Maintaining a strong brand identity is key for establishing oneself in any industry; however, fashion has the added elements of emotion and perception that play into a customer's decision to swipe a credit card. “Stand your ground on what your ethos is for your collection,” says Katie Deguzman of K/ller Collection. “Feel really strongly about it and stand behind it.” Echoing that sentiment is Alix’s Alexandra Alvarez: “It’s definitely not easy, but it’s really important to stay true to what you’re doing and stay focused.”

And to that point, if you’re genuinely inspired by your work, it'll show in the final product—and also make your job much more fun. “Do something you believe in and something that you’re passionate about,” advises Haerfest’s Tim Joo.

Do your homework

Don’t let the runway shows and fancy invite-only parties fool you; at the end of the day, fashion is a multi-billion dollar industry, a machine in the business of beautiful clothes. “Make sure you learn as much as you can, because [fashion] definitely is still a business,” says Brother Vellies’ Aurora James. “We need to make sure that we’re also understanding the business side so we can build a strong company that supports the designs.” 

Attitude is everything

When you’re working around the clock, having a positive mindset and being able to work with a team is just as necessary as needle and thread. “Attitude is really important because you can always learn design skills, but [a poor] attitude is one of those things where it’s not necessarily easy to work with,” says Dan Joo of Haerfest.

Know your muse

While adjectives are great to keep in mind during the design process, try and identify a specific muse or quintessential client who really inspires the look and feel of the brand; This was essential for the husband and wife duo behind Haus Alkire: “Know your consumer early on rather than later,” says Julie Alkire. “In the past, you could experiment with product and see how it does in stores, but [now] you really need to have that vision for yourself so that when you get to the store, it’s already successful.”

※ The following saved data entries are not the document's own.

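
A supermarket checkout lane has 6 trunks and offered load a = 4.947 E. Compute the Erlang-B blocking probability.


B(c,a) = (a^c/c!) / Σ_{k=0}^{c} a^k/k!
a^6/6! = 20.357243
Σ terms (k=0..6): 1.00000 + 4.94700 + 12.23640 + 20.17783 + 24.95493 + 24.69041 + 20.35724 = 108.363821
B = 20.357243/108.363821 = 0.187860

Final: 0.187860


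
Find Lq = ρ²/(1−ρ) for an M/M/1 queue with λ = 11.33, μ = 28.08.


ρ = 11.33/28.08 = 0.4035
Lq = ρ²/(1−ρ) = 0.1628/0.5965 = 0.2729

Final: 0.2729


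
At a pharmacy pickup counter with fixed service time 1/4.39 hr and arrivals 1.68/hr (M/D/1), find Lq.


ρ = 1.68/4.39 = 0.3827
M/D/1: Lq = ρ²/(2(1−ρ)) = 0.1465/(2·0.6173) = 0.11862

Final: 0.11862


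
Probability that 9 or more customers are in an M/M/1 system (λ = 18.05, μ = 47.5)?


ρ = 18.05/47.5 = 0.3800
P(N ≥ n) = ρ^n = 0.3800^9 = 0.0001652

Final: 0.0001652


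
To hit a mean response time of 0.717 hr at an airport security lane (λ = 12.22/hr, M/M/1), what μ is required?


W = 1/(μ−λ) ⇒ μ − λ = 1/W = 1/0.717 = 1.3947
μ = λ + 1/W = 12.22 + 1.3947 = 13.6147 per hr

Final: 13.6147 /hr


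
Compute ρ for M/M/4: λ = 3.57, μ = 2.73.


ρ = λ/(cμ) = 3.57/(4·2.73) = 3.57/10.92 = 0.3269

Final: 0.3269


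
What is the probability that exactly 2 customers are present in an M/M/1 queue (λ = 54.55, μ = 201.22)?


ρ = 54.55/201.22 = 0.2711
P_n = (1−ρ)·ρ^n = (1 − 0.2711)·0.2711^2 = 0.7289·0.073493 = 0.053569

Final: 0.053569


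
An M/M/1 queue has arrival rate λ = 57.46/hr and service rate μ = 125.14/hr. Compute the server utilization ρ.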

Identify a void—and fill it

Fashion is inherently competitive and subjective, but just like any other brand, it’s important to approach a launch as serving a need that has yet to be met. “Design around a need in the market as opposed to something you just want to put out in the world,” recommends Julie Alkire, whose demi-eponymous label emerged as an option for clients to get custom pieces made at a ready-to-wear price point.

Standing out from the pack is also a must—you don’t need us to tell you how oversaturated the market is in 2017, right? Keeping that in mind, womenswear designer Ji Oh advises young talent to “make yourself different from others and always be true to yourself.”

Never give up

It’s an adage for a reason. None of the designers in this program would be where they were if they gave into insecurities and people who said they’d never ‘make it’. “If you really have the passion and the fire, then you have to just put everything into it,” says Yestadt Millinery’s Molly Yestadt, whose designs have graced the runways of some of the biggest international fashion labels. “Just put your heart into it and keep going.”

And finally, don’t settle. (This goes for anything, really, but is especially true in the stiletto-cutthroat world of fashion.) “If you have a vision of where you want to go, don’t water it down,” says K/ller Collection’s Katie Deguzman. “Go for what your goal is.”